Wagner entered the FDP in 1971. In 1977 she became both president of the Darmstadt section of the FDP, serving to 1990, and a member of the board of the FDP in Hesse. She held the position of a city counselor in Darmstadt from 1977 to 1980, 1989 to 1995 and since 2006.

In 1978 Wagner was elected to the Landtag of Hesse, the parliament of the state of Hesse, serving until 1999. When she became a member, her party was in a ruling coalition with the SPD, led by minister-president Holger Börner, followed by years when they were an opposition party. In 1987, the FDP headed by Wolfgang Gerhardt, returned to ruling, now with the CDU. She worked as vice president of its commission for public office matters from 1989 to 1991, and was the Landtag's vice president from 1987 to 1991 and again from 2003 to 2008. She was from 1987 vice president of the FDP in Hesse, and from 1987 to 1995 to 2005 its president. She was a member of the board of the federal FDP from 1988 to 2008.

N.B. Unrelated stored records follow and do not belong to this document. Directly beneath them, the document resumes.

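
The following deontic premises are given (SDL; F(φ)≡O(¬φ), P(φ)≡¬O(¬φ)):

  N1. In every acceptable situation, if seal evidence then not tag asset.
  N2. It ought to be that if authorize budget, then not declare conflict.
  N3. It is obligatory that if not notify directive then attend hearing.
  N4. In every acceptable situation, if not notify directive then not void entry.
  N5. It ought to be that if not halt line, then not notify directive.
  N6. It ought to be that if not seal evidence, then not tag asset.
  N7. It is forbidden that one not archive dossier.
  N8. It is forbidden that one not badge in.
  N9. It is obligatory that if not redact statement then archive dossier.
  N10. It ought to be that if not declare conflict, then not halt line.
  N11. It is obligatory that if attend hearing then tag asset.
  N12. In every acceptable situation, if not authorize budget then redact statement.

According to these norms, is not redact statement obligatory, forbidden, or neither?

Forbidden

Premises 6 and 1 cover both cases: O(¬seal_evidence → ¬tag_asset) and O(seal_evidence → ¬tag_asset). Since ¬seal_evidence ∨ seal_evidence is a tautology, O(¬tag_asset) follows.
Premise 11, O(attend_hearing → tag_asset), contraposes to O(¬tag_asset → ¬attend_hearing); with O(¬tag_asset) we get O(¬attend_hearing).
Premise 3, O(¬notify_directive → attend_hearing), contraposes to O(¬attend_hearing → notify_directive); with O(¬attend_hearing) we get O(notify_directive).
Premise 5, O(¬halt_line → ¬notify_directive), contraposes to O(notify_directive → halt_line); with O(notify_directive) we get O(halt_line).
Premise 10, O(¬declare_conflict → ¬halt_line), contraposes to O(halt_line → declare_conflict); with O(halt_line) we get O(declare_conflict).
Premise 2 is O(authorize_budget → ¬declare_conflict); contrapositively O(declare_conflict → ¬authorize_budget). Since O(declare_conflict) holds, K gives O(¬authorize_budget).
From O(¬authorize_budget) and premise 12, O(¬authorize_budget → redact_statement), we obtain O(redact_statement).
Premises 4, 7, 8, 9 do not contribute to this derivation.
Thus O(redact_statement), which is F(¬redact_statement): ¬redact_statement is forbidden.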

In 1999, Wagner was instrumental in the election of Roland Koch as minister-president in Hesse. She became minister of Higher Education, Research and the Arts, her choice of ministry. She also served as vice president of the minister-president during the period.

She was instrumental in making the Technische Universität Darmstadt the first independent university, and focused on the autonomy of universities. In 2003, when the CDU won an absolute majority in parliament, she resigned from the post.

=== Public offices ===
Wagner was a founding member of the Rheingau Musik Festival. She was president of a commission for the history of the Jews in Hesse from 2005 to 2011. She encouraged the Tag des offenen Denkmals in Hesse. She was president of the Kulturfonds RheinMain until 2017, and president of the Kunstverein Darmstadt until 2020.

=== Personal life ===
Wagner, who lived in Darmstadt for most of her life, was an avid amateur painter.

She died in Darmstadt on 28 December 2025, at the age of 85. She was nicknamed Mother Courage of Hesse, for her firm stance in discussions.

== Awards ==
Wagner was honoured with the Commander's Cross of the Order of Merit of the Federal Republic of Germany. The minister-president of Hesse, Volker Bouffier, awarded her the Wilhelm Leuschner Medal of the State of Hesse for merits related to German re-unification on 5 November 2010.